I’m overjoyed that the PinePhone has attracted so many volunteers to work on Plasma Mobile and Phosh, and given 20+ different distros hardware where they can run their flavor of mobile Linux. The PinePhone was a shot in the arm for postmarketOS and Ubuntu Touch and led to the creation of the Mobian and Danctnix distros to make mobile versions of Debian and Arch. It inspired Ubuntu Touch to add support for Linux drivers (rather than using Android drivers with libhybris), Mobian to build the telephony stack via their eg25-manager project, Martijn Braam at postmarketOS to create the Megapixels camera app, Megi to work on the kernel support for the hardware, and Biktors to work on free/open source firmware for the EG25-G modem.
I think that the PinePhone has been a fantastic community project, but I haven’t gotten much use out of the hardware, and it looks like many of the volunteer developers that made the PinePhone a success haven’t stayed around for the PinePhone Pro and PineNote, so it is unclear how sustainable these community-based projects are. Rob assumes that the PinePhone Pro will become a usable device like the PinePhone, but I am less certain after seeing the lack of progress over the last year.
Personally, I think that PINE64 should have charged $50 more per device and used that money to pay developers to develop the drivers for the hardware and work on fundamental components like libcamera. It doesn’t make much sense to pay a distro like Manjaro when it isn’t doing much software development and not helping the other distros. The focus should have been on kernel development and the guts of Plasma Mobile, rather than distro development in my opinion, because that is putting the cart before the horse. Another problem is that much of the kernel development for the PinePhone hasn’t made it into the standard Linux kernel, which would have happened if PINE64 had paid developers in the same way that Purism did.

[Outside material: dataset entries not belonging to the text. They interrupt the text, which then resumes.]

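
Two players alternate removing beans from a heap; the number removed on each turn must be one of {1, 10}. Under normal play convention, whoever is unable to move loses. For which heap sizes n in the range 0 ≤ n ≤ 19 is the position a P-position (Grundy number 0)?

G(0) = 0
G(1) = mex{0} = 1
G(2) = mex{1} = 0
G(3) = mex{0} = 1
G(4) = mex{1} = 0
G(5) = mex{0} = 1
G(6) = mex{1} = 0
G(7) = mex{0} = 1
G(8) = mex{1} = 0
G(9) = mex{0} = 1
G(10) = mex{1,0} = 2
G(11) = mex{2,1} = 0
G(12) = mex{0,0} = 1
G(13) = mex{1,1} = 0
G(14) = mex{0,0} = 1
G(15) = mex{1,1} = 0
G(16) = mex{0,0} = 1
G(17) = mex{1,1} = 0
G(18) = mex{0,0} = 1
G(19) = mex{1,1} = 0
P-positions are exactly the n with G(n) = 0.

0, 2, 4, 6, 8, 11, 13, 15, 17, 19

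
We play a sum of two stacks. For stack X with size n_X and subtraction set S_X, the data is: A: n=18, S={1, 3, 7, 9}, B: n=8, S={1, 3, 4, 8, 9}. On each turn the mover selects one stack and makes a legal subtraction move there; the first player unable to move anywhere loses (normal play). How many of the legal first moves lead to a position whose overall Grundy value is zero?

6

Stack A, S = {1, 3, 7, 9}:
G(0) = 0
G(1) = mex{0} = 1
G(2) = mex{1} = 0
G(3) = mex{0,0} = 1
G(4) = mex{1,1} = 0
G(5) = mex{0,0} = 1
G(6) = mex{1,1} = 0
G(7) = mex{0,0,0} = 1
G(8) = mex{1,1,1} = 0
G(9) = mex{0,0,0,0} = 1
G(10) = mex{1,1,1,1} = 0
G(11) = mex{0,0,0,0} = 1
G(12) = mex{1,1,1,1} = 0
G(13) = mex{0,0,0,0} = 1
G(14) = mex{1,1,1,1} = 0
G(15) = mex{0,0,0,0} = 1
G(16) = mex{1,1,1,1} = 0
G(17) = mex{0,0,0,0} = 1
G(18) = mex{1,1,1,1} = 0
G_A(18) = 0.
Stack B, S = {1, 3, 4, 8, 9}:
n : 0 1 2 3 4 5 6 7 8
G : 0 1 0 1 2 3 2 0 1
G_B(8) = 1.
Combined Grundy value = 0 ⊕ 1 = 1.
A winning move leaves total XOR = 0, i.e. changes one component's Grundy value g to g ⊕ X where X is the current total.
Stack A: need g' = 0⊕1 = 1. Options: 18−1→G=1, 18−3→G=1, 18−7→G=1, 18−9→G=1. Hits: 4.
Stack B: need g' = 1⊕1 = 0. Options: 8−1→G=0, 8−3→G=3, 8−4→G=2, 8−8→G=0. Hits: 2.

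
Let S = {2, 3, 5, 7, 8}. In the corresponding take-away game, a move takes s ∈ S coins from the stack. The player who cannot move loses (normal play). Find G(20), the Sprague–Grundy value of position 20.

0

n :  0  1  2  3  4  5  6  7  8  9 10 11 12 13 14 15 16 17 18 19 20
G :  0  0  1  1  2  2  3  3  4  4  0  0  1  1  2  2  3  3  4  4  0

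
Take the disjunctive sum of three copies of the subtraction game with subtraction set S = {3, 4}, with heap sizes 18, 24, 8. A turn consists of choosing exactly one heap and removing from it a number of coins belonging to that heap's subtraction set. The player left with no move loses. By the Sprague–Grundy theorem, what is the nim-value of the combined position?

All heaps use S = {3, 4}:
G(0) = 0
G(1) = mex{} = 0
G(2) = mex{} = 0
G(3) = mex{0} = 1
G(4) = mex{0,0} = 1
G(5) = mex{0,0} = 1
G(6) = mex{1,0} = 2
G(7) = mex{1,1} = 0
G(8) = mex{1,1} = 0
G(9) = mex{2,1} = 0
G(10) = mex{0,2} = 1
G(11) = mex{0,0} = 1
G(12) = mex{0,0} = 1
G(13) = mex{1,0} = 2
G(14) = mex{1,1} = 0
G(15) = mex{1,1} = 0
G(16) = mex{2,1} = 0
G(17) = mex{0,2} = 1
G(18) = mex{0,0} = 1
G(19) = mex{0,0} = 1
G(20) = mex{1,0} = 2
G(21) = mex{1,1} = 0
G(22) = mex{1,1} = 0
G(23) = mex{2,1} = 0
G(24) = mex{0,2} = 1
Heap A: G(18) = 1.
Heap B: G(24) = 1.
Heap C: G(8) = 0.
Combined Grundy value = 1 ⊕ 1 ⊕ 0 = 0.

0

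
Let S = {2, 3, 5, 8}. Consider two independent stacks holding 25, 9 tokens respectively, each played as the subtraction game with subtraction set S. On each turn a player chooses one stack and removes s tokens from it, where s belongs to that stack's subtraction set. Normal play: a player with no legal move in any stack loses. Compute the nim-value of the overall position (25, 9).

3

All stacks use S = {2, 3, 5, 8}:
n :  0  1  2  3  4  5  6  7  8  9 10 11 12 13 14 15 16 17 18 19 20 21 22 23 24 25
G :  0  0  1  1  2  2  3  0  4  1  3  0  4  1  2  2  3  0  0  1  1  2  3  3  0  2
Stack A: G(25) = 2.
Stack B: G(9) = 1.
Combined Grundy value = 2 ⊕ 1 = 3.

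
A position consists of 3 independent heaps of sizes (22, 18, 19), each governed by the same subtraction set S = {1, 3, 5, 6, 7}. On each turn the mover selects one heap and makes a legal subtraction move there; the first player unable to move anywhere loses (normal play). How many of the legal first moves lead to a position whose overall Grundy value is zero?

All heaps use S = {1, 3, 5, 6, 7}:
n :  0  1  2  3  4  5  6  7  8  9 10 11 12 13 14 15 16 17 18 19 20 21 22
G :  0  1  0  1  0  1  2  3  2  3  2  3  0  1  0  1  0  1  2  3  2  3  2
Heap A: G(22) = 2.
Heap B: G(18) = 2.
Heap C: G(19) = 3.
Combined Grundy value = 2 ⊕ 2 ⊕ 3 = 3.
A winning move leaves total XOR = 0, i.e. changes one component's Grundy value g to g ⊕ X where X is the current total.
Heap A: need g' = 2⊕3 = 1. Options: 22−1→G=3, 22−3→G=3, 22−5→G=1, 22−6→G=0, 22−7→G=1. Hits: 2.
Heap B: need g' = 2⊕3 = 1. Options: 18−1→G=1, 18−3→G=1, 18−5→G=1, 18−6→G=0, 18−7→G=3. Hits: 3.
Heap C: need g' = 3⊕3 = 0. Options: 19−1→G=2, 19−3→G=0, 19−5→G=0, 19−6→G=1, 19−7→G=0. Hits: 3.

8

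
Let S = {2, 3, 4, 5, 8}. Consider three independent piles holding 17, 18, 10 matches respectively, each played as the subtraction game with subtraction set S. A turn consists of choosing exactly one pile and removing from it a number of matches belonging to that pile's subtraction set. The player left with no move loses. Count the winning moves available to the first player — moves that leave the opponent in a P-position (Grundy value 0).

All piles use S = {2, 3, 4, 5, 8}:
n :  0  1  2  3  4  5  6  7  8  9 10 11 12 13 14 15 16 17 18
G :  0  0  1  1  2  2  3  0  4  1  5  2  3  0  0  1  1  2  2
Pile A: G(17) = 2.
Pile B: G(18) = 2.
Pile C: G(10) = 5.
Combined Grundy value = 2 ⊕ 2 ⊕ 5 = 5.
A winning move leaves total XOR = 0, i.e. changes one component's Grundy value g to g ⊕ X where X is the current total.
Pile A: need g' = 2⊕5 = 7. Options: 17−2→G=1, 17−3→G=0, 17−4→G=0, 17−5→G=3, 17−8→G=1. Hits: 0.
Pile B: need g' = 2⊕5 = 7. Options: 18−2→G=1, 18−3→G=1, 18−4→G=0, 18−5→G=0, 18−8→G=5. Hits: 0.
Pile C: need g' = 5⊕5 = 0. Options: 10−2→G=4, 10−3→G=0, 10−4→G=3, 10−5→G=2, 10−8→G=1. Hits: 1.

1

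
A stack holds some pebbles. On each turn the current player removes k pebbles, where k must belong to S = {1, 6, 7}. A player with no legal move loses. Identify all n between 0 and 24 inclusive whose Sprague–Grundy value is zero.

G(0) = 0
G(1) = mex{0} = 1
G(2) = mex{1} = 0
G(3) = mex{0} = 1
G(4) = mex{1} = 0
G(5) = mex{0} = 1
G(6) = mex{1,0} = 2
G(7) = mex{2,1,0} = 3
G(8) = mex{3,0,1} = 2
G(9) = mex{2,1,0} = 3
G(10) = mex{3,0,1} = 2
G(11) = mex{2,1,0} = 3
G(12) = mex{3,2,1} = 0
G(13) = mex{0,3,2} = 1
G(14) = mex{1,2,3} = 0
G(15) = mex{0,3,2} = 1
G(16) = mex{1,2,3} = 0
G(17) = mex{0,3,2} = 1
G(18) = mex{1,0,3} = 2
G(19) = mex{2,1,0} = 3
G(20) = mex{3,0,1} = 2
G(21) = mex{2,1,0} = 3
G(22) = mex{3,0,1} = 2
G(23) = mex{2,1,0} = 3
G(24) = mex{3,2,1} = 0
P-positions are exactly the n with G(n) = 0.

0, 2, 4, 12, 14, 16, 24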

38:40 "Now let me talk to you about the BraX2 phone. The BraX2 phone was first sold in April of last year, so that was a year ago, and I’m definitely going to be out of BraX2 phones around June.

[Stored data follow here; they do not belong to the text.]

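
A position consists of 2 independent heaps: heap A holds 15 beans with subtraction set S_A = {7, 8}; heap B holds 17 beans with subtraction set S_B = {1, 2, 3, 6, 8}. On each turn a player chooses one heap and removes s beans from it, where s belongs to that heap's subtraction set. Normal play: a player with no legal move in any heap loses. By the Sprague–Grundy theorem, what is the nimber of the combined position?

4

Heap A, S = {7, 8}:
G(0) = 0
G(1) = mex{} = 0
G(2) = mex{} = 0
G(3) = mex{} = 0
G(4) = mex{} = 0
G(5) = mex{} = 0
G(6) = mex{} = 0
G(7) = mex{0} = 1
G(8) = mex{0,0} = 1
G(9) = mex{0,0} = 1
G(10) = mex{0,0} = 1
G(11) = mex{0,0} = 1
G(12) = mex{0,0} = 1
G(13) = mex{0,0} = 1
G(14) = mex{1,0} = 2
G(15) = mex{1,1} = 0
G_A(15) = 0.
Heap B, S = {1, 2, 3, 6, 8}:
G(0) = 0
G(1) = mex{0} = 1
G(2) = mex{1,0} = 2
G(3) = mex{2,1,0} = 3
G(4) = mex{3,2,1} = 0
G(5) = mex{0,3,2} = 1
G(6) = mex{1,0,3,0} = 2
G(7) = mex{2,1,0,1} = 3
G(8) = mex{3,2,1,2,0} = 4
G(9) = mex{4,3,2,3,1} = 0
G(10) = mex{0,4,3,0,2} = 1
G(11) = mex{1,0,4,1,3} = 2
G(12) = mex{2,1,0,2,0} = 3
G(13) = mex{3,2,1,3,1} = 0
G(14) = mex{0,3,2,4,2} = 1
G(15) = mex{1,0,3,0,3} = 2
G(16) = mex{2,1,0,1,4} = 3
G(17) = mex{3,2,1,2,0} = 4
G_B(17) = 4.
Combined Grundy value = 0 ⊕ 4 = 4.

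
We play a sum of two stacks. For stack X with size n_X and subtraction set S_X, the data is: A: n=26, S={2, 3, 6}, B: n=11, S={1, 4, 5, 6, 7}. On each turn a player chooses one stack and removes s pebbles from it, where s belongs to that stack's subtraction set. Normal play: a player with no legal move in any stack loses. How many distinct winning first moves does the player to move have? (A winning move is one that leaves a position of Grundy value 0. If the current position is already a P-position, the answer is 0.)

Stack A, S = {2, 3, 6}:
n :  0  1  2  3  4  5  6  7  8  9 10 11 12 13 14 15 16 17 18 19 20 21 22 23 24 25 26
G :  0  0  1  1  2  0  3  1  2  0  0  1  1  2  0  3  1  2  0  0  1  1  2  0  3  1  2
G_A(26) = 2.
Stack B, S = {1, 4, 5, 6, 7}:
G(0) = 0
G(1) = mex{0} = 1
G(2) = mex{1} = 0
G(3) = mex{0} = 1
G(4) = mex{1,0} = 2
G(5) = mex{2,1,0} = 3
G(6) = mex{3,0,1,0} = 2
G(7) = mex{2,1,0,1,0} = 3
G(8) = mex{3,2,1,0,1} = 4
G(9) = mex{4,3,2,1,0} = 5
G(10) = mex{5,2,3,2,1} = 0
G(11) = mex{0,3,2,3,2} = 1
G_B(11) = 1.
Combined Grundy value = 2 ⊕ 1 = 3.
A winning move leaves total XOR = 0, i.e. changes one component's Grundy value g to g ⊕ X where X is the current total.
Stack A: need g' = 2⊕3 = 1. Options: 26−2→G=3, 26−3→G=0, 26−6→G=1. Hits: 1.
Stack B: need g' = 1⊕3 = 2. Options: 11−1→G=0, 11−4→G=3, 11−5→G=2, 11−6→G=3, 11−7→G=2. Hits: 2.

3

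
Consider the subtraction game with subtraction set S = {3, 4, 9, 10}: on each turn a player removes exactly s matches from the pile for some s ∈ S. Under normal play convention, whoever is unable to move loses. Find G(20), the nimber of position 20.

n :  0  1  2  3  4  5  6  7  8  9 10 11 12 13 14 15 16 17 18 19 20
G :  0  0  0  1  1  1  2  0  0  3  1  1  2  0  0  0  1  1  1  2  0

0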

This to me is one of the fundamental drawbacks of Android phones and Linux phones like the Volla Phone which rely on Android drivers. Their chipsets are often only manufactured for 1.5 to 2.5 years, and then they generally only get two years of security updates after that (although credit to Apple and now Google for providing 5 years of support for their phones). By choosing a MediaTek processor, Rob is helping to promote planned obsolescence and a device that will quickly become insecure because its major kernel version is locked and it will stop getting security updates within a couple years. I don’t really disagree with Rob in his general assessment that AOSP phones are more usable than Linux phones, but I wish that he would clearly explain their drawbacks as well. Rob’s web site sells the Pixel 3a with LineageOS and the Pixel 4a with CalyxOS, but those phones are no longer getting security updates from Google, whereas NXP promises to sell the i.MX 8M Quad till Jan 2033 and will probably provide security updates for several more years after that.